Saturday, 17 January 2009

Dubiety.

The small eastern European country of Moldova can rejoice, for a genius or demi-god has been born there.

Masal Bugduv is his name: a 16-year-old footballer of precocious talent. Reports on various websites in the last few months have suggested it is only a matter of time before he leaves the poor local league behind and takes his rightful place at one of the giant, money-orientated sides in western Europe.

Arsene Wenger, the man regarded as the greatest cultivator of exceptional youth players currently working, is apparently ready to pay £5million to buy the youngster - and transplant him, more-or-less immediately, into his first-choice team at Arsenal.

So bright is Bugduv's future that he made his senior debut for the Moldova national side towards the end of 2008. This is an extraordinary feat, even taking into account the relative paucity of talent available to fill out that particular side.

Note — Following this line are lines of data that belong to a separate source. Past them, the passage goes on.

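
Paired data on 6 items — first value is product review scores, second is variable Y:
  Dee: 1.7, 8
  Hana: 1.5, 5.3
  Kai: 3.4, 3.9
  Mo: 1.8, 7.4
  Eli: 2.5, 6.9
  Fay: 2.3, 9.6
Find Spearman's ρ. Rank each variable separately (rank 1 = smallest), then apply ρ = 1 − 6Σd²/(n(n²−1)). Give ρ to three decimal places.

Ranks of variable 1: 2, 1, 6, 3, 5, 4
Ranks of variable 2: 5, 2, 1, 4, 3, 6
d = r₁ − r₂: -3, -1, 5, -1, 2, -2
d²: 9, 1, 25, 1, 4, 4; Σd² = 44
ρ = 1 − 6·44/(6·35) = 1 − 264/210 = -0.257

-0.257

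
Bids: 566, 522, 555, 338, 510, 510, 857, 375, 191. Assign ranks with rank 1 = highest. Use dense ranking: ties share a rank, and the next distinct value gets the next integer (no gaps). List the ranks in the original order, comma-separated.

Sorted (descending): 857, 566, 555, 522, 510, 510, 375, 338, 191
The 2 values of 510 share dense rank 5.
Remaining distinct values take the next consecutive integers.

2, 4, 3, 7, 5, 5, 1, 6, 8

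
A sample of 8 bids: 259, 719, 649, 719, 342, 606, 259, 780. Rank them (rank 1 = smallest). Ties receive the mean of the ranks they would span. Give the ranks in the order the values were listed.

1.5, 6.5, 5, 6.5, 3, 4, 1.5, 8

Sorted (ascending): 259, 259, 342, 606, 649, 719, 719, 780
The 2 values of 259 occupy positions 1–2 → average rank (1+2)/2 = 1.5.
The 2 values of 719 occupy positions 6–7 → average rank (6+7)/2 = 6.5.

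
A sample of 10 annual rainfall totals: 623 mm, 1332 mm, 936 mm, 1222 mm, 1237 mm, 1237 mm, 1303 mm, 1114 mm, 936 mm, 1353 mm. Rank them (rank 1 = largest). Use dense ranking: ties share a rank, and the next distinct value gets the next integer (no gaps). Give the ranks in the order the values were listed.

8, 2, 7, 5, 4, 4, 3, 6, 7, 1

Sorted (descending): 1353, 1332, 1303, 1237, 1237, 1222, 1114, 936, 936, 623
The 2 values of 1237 share dense rank 4.
The 2 values of 936 share dense rank 7.
Remaining distinct values take the next consecutive integers.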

Perhaps the greatest footballer ever to emerge from eastern Europe is the incomparable Gheorghe Hagi - a perfect storm of questionable temperament, 360-degree vision, grace, timing, and killer instinct. Whispers on various websites assert that Bugduv, the man-child who plays for Olimpia Balti, might one day reach such improbable heights.

Wonderful footballers are like a knife jammed fast into the ribs. In an instant they have struck, faster than a snake, and left you on the floor, trying to scrape up your breath and your blood. One touch to control the ball, one touch to murder you. Masal Bugduv, it would seem, shares the calm, devastating knack of the assassin who needs no tutoring.

Except there is one problem: Bugduv does not exist. There is no panacea cure the ills of local football supporters, no Moldovan Hagi to carry a mediocre national team on his back for the next 15 years. He is an invention, a fake - one that fooled journalists the world over, one that had eager fans salivating as they waited for news of his latest exploits.

Bugduv is a practical joke, designed to lure journalists into the trap of discussing the merits of a player who, by definition, they will have never seen in the flesh. In these latter days of pressing deadlines, facts go unchecked (our hero reached number 30 in the list of most promising footballers in the world in an English paper earlier this week - the article which precipated the revelation of his non-existence) and misinformation is proliferated.

There are myriad lessons to be learned from the sleight of mind caused by Masal Bugduv, of which I shall have more to say later - not least the bovine-like lack of questioning with which your author accepts the outpourings of the media, and the damage caused to a particular world-view when one example of an untruth freezes the mechanism of the whole system.